Example - My S&P 500 allocation is 45%. If this hits 80% or 120% [36% - 54%] then I would rebalance to 90% or 110% [40.5% - 49.5%]. Below is the PDF that I read years ago and established this policy.

https://carlsoncap.com/wp-content/uploa ... ancing.pdf
ef11 wrote: Thu Apr 05, 2018 7:32 am I am very interested in what you are discussing here for sure, but I am not as good a candidate as you are due to my only 10% bond allocation compared to your 40%. I could only justify moving 1-2% of my bond allocation on a RBD whereas you could probably do 3-5% of a much larger dollar amount. The other downfall I see, is what if we sustained 5 or 10 RBDs before a recovery ever occurred, if you shift 3% on each RBD to equities you are quickly moving 15-30% of your total 40% allocation into equities which would make your AA much more aggressive than you've originally designed. Now I can certainly see the argument that the best time to shift your allocation to 90% equities is after 10 RBDs in a row, so as long as you are comfortable with that it makes sense to me.

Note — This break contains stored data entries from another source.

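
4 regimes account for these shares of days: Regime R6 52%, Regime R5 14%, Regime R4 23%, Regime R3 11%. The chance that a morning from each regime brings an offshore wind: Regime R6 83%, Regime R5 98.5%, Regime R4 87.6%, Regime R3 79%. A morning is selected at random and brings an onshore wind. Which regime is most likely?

Regime R6

Taking complements, P(onshore | each) = Regime R6 0.17, Regime R5 0.015, Regime R4 0.124, Regime R3 0.21.
Prior × likelihood for each hypothesis:
  Regime R6: 0.52 × 0.17 = 0.0884
  Regime R5: 0.14 × 0.015 = 0.0021
  Regime R4: 0.23 × 0.124 = 0.02852
  Regime R3: 0.11 × 0.21 = 0.0231
Total = 0.14212.
Largest term belongs to Regime R6, so Regime R6 is most probable.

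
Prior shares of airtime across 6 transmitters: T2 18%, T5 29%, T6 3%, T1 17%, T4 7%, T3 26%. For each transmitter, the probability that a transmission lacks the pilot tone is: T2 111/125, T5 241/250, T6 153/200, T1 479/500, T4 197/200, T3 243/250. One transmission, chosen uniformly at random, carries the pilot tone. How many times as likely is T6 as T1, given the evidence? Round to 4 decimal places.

Taking complements, P(pilot | each) = T2 0.112, T5 0.036, T6 0.235, T1 0.042, T4 0.015, T3 0.028.
Prior × likelihood for each hypothesis:
  T2: 0.18 × 0.112 = 0.02016
  T5: 0.29 × 0.036 = 0.01044
  T6: 0.03 × 0.235 = 0.00705
  T1: 0.17 × 0.042 = 0.00714
  T4: 0.07 × 0.015 = 0.00105
  T3: 0.26 × 0.028 = 0.00728
Total = 0.05312.
The ratio is 0.00705 / 0.00714 (the normalizer cancels) = 0.9874.

0.9874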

Thanks again, I really like your strategy here and also you benchmarking technique.
Livesoft, any comments on this part of my response to you? Would you essentially continue shifting your AA if we continuously had RBDs? And if you don't have the rebalance points on the other side defined, how do you ever get back to 60/40 if the market heads down significantly over a year or more and hasn't recovered yet? I would see you being in 80-90% stocks if you continued to shift on RBDs. But maybe you only do this one time and don't keep repeating it.

From the link you sent it doesn't appear this strategy actually provides benefit...maybe I am missing something though.